D’où vient le concept de Conversations Carbone ?
Émilie Tregouet : Il est né en Angleterre. Un ingénieur en environnement et une psychothérapeute sont partis du constat que les personnes savent ce qu’il faut faire pour lutter contre le dérèglement climatique (baisser la température de son chauffage, moins utiliser sa voiture, trier ses déchets, etc.) Mais elles ne passent pas à l’acte car il y a des freins. Nous, nous sommes là pour les identifier et les enlever. Ainsi, chacun pourra trouver des solutions par lui-même pour avancer.

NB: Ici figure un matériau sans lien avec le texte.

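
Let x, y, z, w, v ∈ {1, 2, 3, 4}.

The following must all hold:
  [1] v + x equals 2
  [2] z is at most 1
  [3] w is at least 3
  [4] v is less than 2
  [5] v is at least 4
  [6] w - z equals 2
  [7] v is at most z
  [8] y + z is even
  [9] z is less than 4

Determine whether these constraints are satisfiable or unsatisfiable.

Unsatisfiable

From constraint 5: v ≥ 4. From constraint 4: v ≤ 1. But 1 < 4, so no value of v works.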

Mathieu Gaultier : Aujourd’hui, la méthode des Conversations Carbone se développe en France, accompagnée par l’association Artisans de la transition et des techniciens de l’institut négaWatt. Ils s’occupent des formations à destination des collectivités territoriales et même des entreprises.
À quelle problématique cela répond sur votre territoire ?
Mathieu Gaultier : Dans le plan climat, nous soulignons la problématique de l’énergie dans l’habitat, qui est une grosse source de gaz à effet de serre. Nous avons déterminé qu’une grande partie des habitations sont peu performantes au niveau des économies d’énergies. Si nous arrivons à orienter les personnes vers ce type de réflexion, nous pourrons répondre à cette problématique sur le territoire. Nous avons également d’autres problématiques, liées à notre emplacement périurbain, qui sont la mobilité et la consommation. Prendre sa voiture pour aller acheter une carotte n’est peut-être pas la meilleure option.
Quelles ont été les différentes étapes de mise en place ?
Mathieu Gaultier : Nous avons candidaté en mars 2018 auprès de Conversations Carbone France pour accéder à la formation, qui est payante. Nous avons été acceptés et nous sommes partis en formation pendant trois jours. Dans un premier temps, nous avons bénéficié de la méthode comme des participants lambda, pour comprendre leurs parcours. Ensuite, nous avons appris les techniques de facilitation propre à Conversations Carbone.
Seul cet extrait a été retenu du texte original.